When there is a free moment in my hectic life, reading is my favorite past time. I love an evening curled up inside a blanket on my favorite chair, sipping tea from a tall glass (not a plastic fast food cup) and having Stephen King make the hair on the back of my neck stand up on end. These are the moments of life's simple pleasures.
Add a bowl of popcorn and remove the book, watching a "good" movie is my second favorite past time.
I learned to enjoy movies as a child from my grandmother.
Grandma Iva loved all kinds of movies, but a pet peeve of hers was when actors went overboard with their performances. One such actor that caused my grandmother to cringe was Robin Williams.
"I know he's a good comedian, but he's just too wild for my taste," she would say whenever he came on television. "He's all over the place.
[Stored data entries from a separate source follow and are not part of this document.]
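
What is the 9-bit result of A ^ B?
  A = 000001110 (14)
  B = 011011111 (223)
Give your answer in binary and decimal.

Apply ^ to each column (1 where bits differ):
  000001110
^ 011011111
-----------
  011010001

Answer: 011010001 (209)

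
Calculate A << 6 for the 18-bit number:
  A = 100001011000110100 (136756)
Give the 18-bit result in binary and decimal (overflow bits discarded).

Shift left by 6: drop the top 6 bit(s), append 6 zero(s) on the right.
  100001011000110100  ->  discard [100001], keep [011000110100], append 000000
= 011000110100000000

Answer: 011000110100000000 (101632)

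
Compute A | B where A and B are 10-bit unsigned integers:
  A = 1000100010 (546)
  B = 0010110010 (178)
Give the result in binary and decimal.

Apply | to each column (1 where either bit is 1):
  1000100010
| 0010110010
------------
  1010110010

Answer: 1010110010 (690)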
Takes way too much effort on my part to understand what's going on when I watch him."
I guess that opinion rubbed off on me, because I understand what she means.
When Williams became an actor, I loved the movies where his performance was controlled by the movie script. I especially love it when he plays dark, sinister characters.
Although there are so many movies to choose from, I believe Williams is terrific in One Hour Photo, Insomnia, What Dreams May Come (my favorite), Mrs. Doubtfire, The Best of Times and Man of the Year.
Seeing him go a little crazy in movies like Jumanji and Death to Smoochy are also great because he's not completely crazy.
If you wonder what this has to do with using our kitchen pets we created last week, baking Sourdough bread can be a "wild process," but when you use a little tip to control the process it is easier and tastier.
My grandmother used to get perturbed at letting Sourdough bread dough rise uninhibited on a baking sheet like her recipe called for.
"It's alive and running everywhere," my grandfather would chide her when the dough was left to sit on the counter to rise. It wasn't unusual for the dough to outgrow the confines of her baking sheet, plus she didn't like listening to my grandfather complain that her sourdough was a long, thin bread loaf when it was baked.
"It should at least be big enough to make a full sandwich with it," he'd tease her when it was done.
A crafty sort, she conquered the problem by mixing, proofing and baking her Sourdough bread recipe in a greased aluminum-mixing bowl.
To make the bread, do the following:
Dissolve the yeast in a 1/4-cup of hot tap water with a pinch of sugar until froth develops on top.
Combine the yeast mixture with 1/2-cup hot tap water, 1 cup of Sourdough starter, 2 tablespoons of honey, 3 tablespoons of melted butter and 1 tablespoon of salt in the aluminum bowl. Stir in three cups of flour by hand, and then knead in another half cup of flour by hand (about 6-8 minutes).
Dough shouldn't be too sticky. Let it rest on the counter while you wash and dry the bowl. Use butter to grease the bowl and place the dough inside, turning to coat all sides. Cover with plastic wrap and let rise until doubled in size, usually about 90 minutes.
Punch down the dough, divide in half and place in two buttered aluminum mixing bowls, turning the dough to coat all sides. (The dough can be placed back inside the same buttered aluminum bowl for one large loaf.)
Cover with plastic wrap and let rise another hour until doubled in size. (Let rise longer if your house is a cooler temperature.)
Carefully place the bowl(s) in a preheated 400-degree oven to bake for 15 minutes, and then reduce the heat to 375 degrees and let bake 20-25 minutes longer. When the bread sounds hollow when tapped, remove from the oven. Turn upside on a serving dish and let cool. The bread will gently fall onto the serving dish.